Fuel-grade ethanol failing to hold rapid growth leading to last year’s peak as mandates weaken


A major biofuels industry report shows strong recent growth in biodiesel and renewable diesel consumption taking something of a breather.

Though the report is focused mainly on motorists’ consumption, the findings of Australian Biofuels 2015-16 will have resonance with commercial demand.

Total annual consumption of fuel-grade ethanol in 2014-15 dropped to its lowest level in four years at 249 ML – more than 70 megalitres (ML) down from its peak of 319 ML in 2010-11.

The report prepared by APAC Biofuel Consultants is the 10th annual client study on the Australian biofuel sector.

Against that, the report identified that biofuels demand increased significantly again in 2014-15 to 688 ML, a 38 per cent increase on the previous year.

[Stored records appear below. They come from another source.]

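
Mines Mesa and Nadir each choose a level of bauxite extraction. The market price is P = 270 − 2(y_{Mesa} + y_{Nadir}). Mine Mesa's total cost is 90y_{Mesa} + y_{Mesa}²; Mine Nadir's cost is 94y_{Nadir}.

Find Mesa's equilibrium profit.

Mine Mesa's profit: π = y_{Mesa}(270 − 2(y_{Mesa} + y_{Nadir})) − 90y_{Mesa} − y_{Mesa}².
∂π/∂y_{Mesa} = 180 − 6y_{Mesa} − 2y_{Nadir} = 0, so y_{Mesa} = 30 − (1/3)y_{Nadir}.
For Nadir: ∂π/∂y_{Nadir} = 176 − 4y_{Nadir} − 2y_{Mesa} = 0 ⇒ y_{Nadir} = 44 − 0.5y_{Mesa}.
Substituting the second reaction function into the first: y_{Mesa} = 30 − (1/3)(44 − 0.5y_{Mesa}), which gives (5/6)y_{Mesa} = 46/3 ⇒ y_{Mesa} = 18.4.
Then y_{Nadir} = 44 − 0.5·18.4 = 34.8.
Price P = 270 − 2·53.2 = 163.6.
Mesa's profit: (163.6 − 90)·18.4 − (18.4)² = 1015.68.

1015.68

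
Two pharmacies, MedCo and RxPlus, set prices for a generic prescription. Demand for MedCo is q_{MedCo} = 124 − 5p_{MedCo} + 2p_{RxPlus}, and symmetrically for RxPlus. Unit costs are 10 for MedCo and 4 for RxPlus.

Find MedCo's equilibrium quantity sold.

55.625

MedCo's profit: π = (p_{MedCo} − 10)(124 − 5p_{MedCo} + 2p_{RxPlus}).
∂π/∂p_{MedCo} = 174 − 10p_{MedCo} + 2p_{RxPlus} = 0 ⇒ p_{MedCo} = 17.4 + 0.2p_{RxPlus}.
Similarly p_{RxPlus} = 14.4 + 0.2p_{MedCo}.
Plugging p_{RxPlus} into MedCo's best response: p_{MedCo} = 17.4 + 0.2(14.4 + 0.2p_{MedCo}) ⇒ 0.96p_{MedCo} = 20.28, so p_{MedCo} = 21.125.
Then p_{RxPlus} = 14.4 + 0.2·21.125 = 18.625.
q_{MedCo} = 124 − 5·21.125 + 2·18.625 = 55.625.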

This was driven for the second year in a row by record imports of subsidised bio-based diesel – that is, biodiesel and renewable diesel. 

This high level of aggregate demand will be short lived, according to the report.

“Demand for ethanol blended fuel in Australia needs to be consumer driven,” Australian Biofuels 2015-16 co-author and APAC Biofuel Consultants joint CEO Mike Cochran says.

“One factor impacting demand is that the price differential between ethanol blended and regular grade petrol at the bowser is not sufficient to attract motorists to switch to the latter.

“More generally, importers of biodiesel and renewable diesel took advantage of the federal government’s excise equivalent cleaner fuels grant before its closure in June 2015. 

“From then, biodiesel imports became subject to the standard diesel excise. 

“And already there are signs that biodiesel imports have reduced to a trickle since the mid-2015 end of the excise incentive.”

Another wrinkle is that, supported by the Federal Government’s Australian Renewable Energy Agency (ARENA), advanced biofuels continue to make progress with four projects at demonstration stages developing algae and cellulosic technologies to produce transport fuels, the report notes.

However, interest in aviation biofuels in Australia has waned. 

The authors lament that, despite state-based use mandates, policy generally is marked by inconsistency, the fuel’s use lacks consumer acceptance and domestic production has failed to grow.

“The sad thing for Australia and the industry is that since the extension of the biofuels grants schemes in 2011 – amounting to $910 million – the domestic biofuel sector has not grown,” Cochran says.

“Even with Australia’s three fuel ethanol producers receiving $541 million in grants, plus the NSW 6 per cent ethanol mandate, the industry has not convinced more motorists to switch to ethanol blended fuels,” he said.

“In the case of biodiesel, with import and producer grants amounting to $369 million among about 32 entities, domestic production of biodiesel remains unchanged at around 70ML.

“Within the past five years – despite all the support mechanisms in place [such as grants, mandates, direct support and import and the like] – domestic biodiesel producers have failed to produce cost competitive diesel and failed to expand cost competitive capacity. 

“Also, ethanol producers have failed to increase consumer acceptance.  

“If biofuels are to successfully integrate into the Australian fuel market without increased government assistance, it is then up to the industry to ensure that production is cost competitive and demand is consumer driven.  

“Based on its record to date, these remain giant challenges for the Australian biofuel industry.”

APAC Biofuel Consultants is a joint venture between EnergyQuest and Ecco Consulting.